For each chart in our atlas condition (1) must be satisfied (which is actually the definition of being a chart respecting the local trivialisation condition).

does not imply the statement:

Every object which satisfy condition (1) is a chart in our atlas.

In particular, the second statement is false in the context of defining atlases, since there can be incompatible charts.

So your justification is wrong: while you have shown that restrictions of charts to open subsets are charts, they may or may not be a chart that we want.

On the other hand, (3) is implied by (4) and (5) together. To see this, one notes that

  1. As you wrote in the question, the restriction of a chart is a chart.
  2. It remains to check whether this chart is compatible (condition (4)) with other charts. But we know that firstly it is compatible with its "parent" with transition map being the identity.
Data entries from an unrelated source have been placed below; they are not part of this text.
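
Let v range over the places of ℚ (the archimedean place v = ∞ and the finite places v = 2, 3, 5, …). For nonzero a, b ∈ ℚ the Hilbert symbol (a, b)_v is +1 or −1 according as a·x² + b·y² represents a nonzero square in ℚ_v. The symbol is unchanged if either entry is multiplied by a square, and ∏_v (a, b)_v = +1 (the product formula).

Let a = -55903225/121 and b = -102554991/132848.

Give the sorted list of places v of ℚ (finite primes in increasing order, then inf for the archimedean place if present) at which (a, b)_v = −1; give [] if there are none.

[2, 7, 11, 17, 29, inf]

Mod squares: a ≡ -2236129, b ≡ -7337. Check v ∈ {∞, 2, 3, 5, 7, 11, 17, 19, 23, 29, 43}.
v=3: a=3^0·(≡2), b=3^8·(≡1) mod 3; (2|3)=-1, (1|3)=+1; (−1)^{0·8·1}·(-1)^8·(+1)^0 = +1.
v=23: a=23^1·(≡7), b=23^-1·(≡18) mod 23; (7|23)=-1, (18|23)=+1; (−1)^{1·-1·11}·(-1)^-1·(+1)^1 = +1.
v=7: a=7^1·(≡3), b=7^2·(≡3) mod 7; (3|7)=-1, (3|7)=-1; (−1)^{1·2·3}·(-1)^2·(-1)^1 = -1.
v=5: a=5^2·(≡1), b=5^0·(≡3) mod 5; (1|5)=+1, (3|5)=-1; (−1)^{2·0·2}·(+1)^0·(-1)^2 = +1.
v=2: v_2(a)=0, v_2(b)=-4; units ≡ 7, 7 (mod 8); ε·ε+αω+βω = 1·1+0·0+-4·0 ≡ 1  ⇒  (a,b)_2 = -1.
v=11: a=11^-2·(≡7), b=11^1·(≡1) mod 11; (7|11)=-1, (1|11)=+1; (−1)^{-2·1·5}·(-1)^1·(+1)^-2 = -1.
v=17: a=17^1·(≡2), b=17^0·(≡11) mod 17; (2|17)=+1, (11|17)=-1; (−1)^{1·0·8}·(+1)^0·(-1)^1 = -1.
v=43: a=43^1·(≡7), b=43^0·(≡25) mod 43; (7|43)=-1, (25|43)=+1; (−1)^{1·0·21}·(-1)^0·(+1)^1 = +1.
v=29: a=29^0·(≡15), b=29^1·(≡3) mod 29; (15|29)=-1, (3|29)=-1; (−1)^{0·1·14}·(-1)^1·(-1)^0 = -1.
v=∞: -2236129 < 0 and -7337 < 0  ⇒  (a,b)_∞ = -1.
v=19: a=19^1·(≡12), b=19^-2·(≡16) mod 19; (12|19)=-1, (16|19)=+1; (−1)^{1·-2·9}·(-1)^-2·(+1)^1 = +1.
|Ram(-2236129, -7337)| = 6, even; anisotropic at {2, 7, 11, 17, 29, ∞}.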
From this you can conclude that it is compatible with every other chart that its parent is compatible with.
  3. Since an atlas is maximal by your definition, it must include this guy which is compatible with all other guys.

In conclusion: (3) is superfluous, but not for the reason you gave.

On the other hand, sometimes for exposition it can be more convenient to include superfluous conditions as part of the definition rather than having to prove a separate lemma asserting the truth of the condition. I imagine in the books where (3) is stated explicitly as a condition, in subsequent proofs they frequently refer to this condition in various constructions.